El fascismo clásico nació en un continente devastado por la guerra total y se desarrolló en una atmósfera de guerras civiles, dentro de Estados profundamente inestables y con mecanismos institucionales paralizados por agudos conflictos políticos. Su radicalismo surgió de una confrontación con el bolchevismo, que le dio el carácter «revolucionario». El fascismo consistía en una ideología y un imaginario utópicos, que crearon el mito del «hombre nuevo» y la grandeza nacional. Los nuevos movimientos de extrema derecha carecen de todos esos pilares: son producto de una crisis de hegemonía que no puede compararse con el derrumbe europeo de la década de 1930; su radicalismo no incluye ni un asomo de «revolucionario», y su conservadurismo --una defensa de los valores y las culturas tradicionales, las «identidades nacionales» amenazadas y una respetabilidad burguesa opuesta a las «desviaciones» sexuales-- está desprovista de la idea de futuridad que modeló de manera tan profunda las ideologías y utopías fascistas. Por eso, me parece más apropiado describirlos como posfascistas, no como neofascistas.
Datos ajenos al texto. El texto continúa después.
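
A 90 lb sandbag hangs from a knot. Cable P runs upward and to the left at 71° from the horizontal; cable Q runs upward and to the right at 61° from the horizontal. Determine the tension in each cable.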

¿Esto significa que no existe un peligro fascista? De ningún modo. A decir verdad, si observamos el presente a través de un prisma histórico, no podemos descartar esa posibilidad. El impresionante ascenso de los movimientos, partidos y gobiernos de extrema derecha muestra con claridad que el fascismo puede convertirse en una alternativa. Pero aunque no cabe duda de que persiste la posibilidad de una nueva era posfascista, es importante señalar que la crisis económica desatada por la pandemia no la fortaleció. Así, la pretensión ultraderechista de encarnar una alternativa «antisistema» probablemente parezca menos convincente hoy en día que cinco años atrás. En última instancia, sin embargo, el futuro de los movimientos de extrema derecha no dependerá exclusivamente de su evolución interna, su orientación ideológica y sus decisiones estratégicas, ni tampoco del apoyo que puedan obtener de las élites globales. A fin de cuentas, dependerá de qué capacidad tenga la izquierda para delinear una alternativa.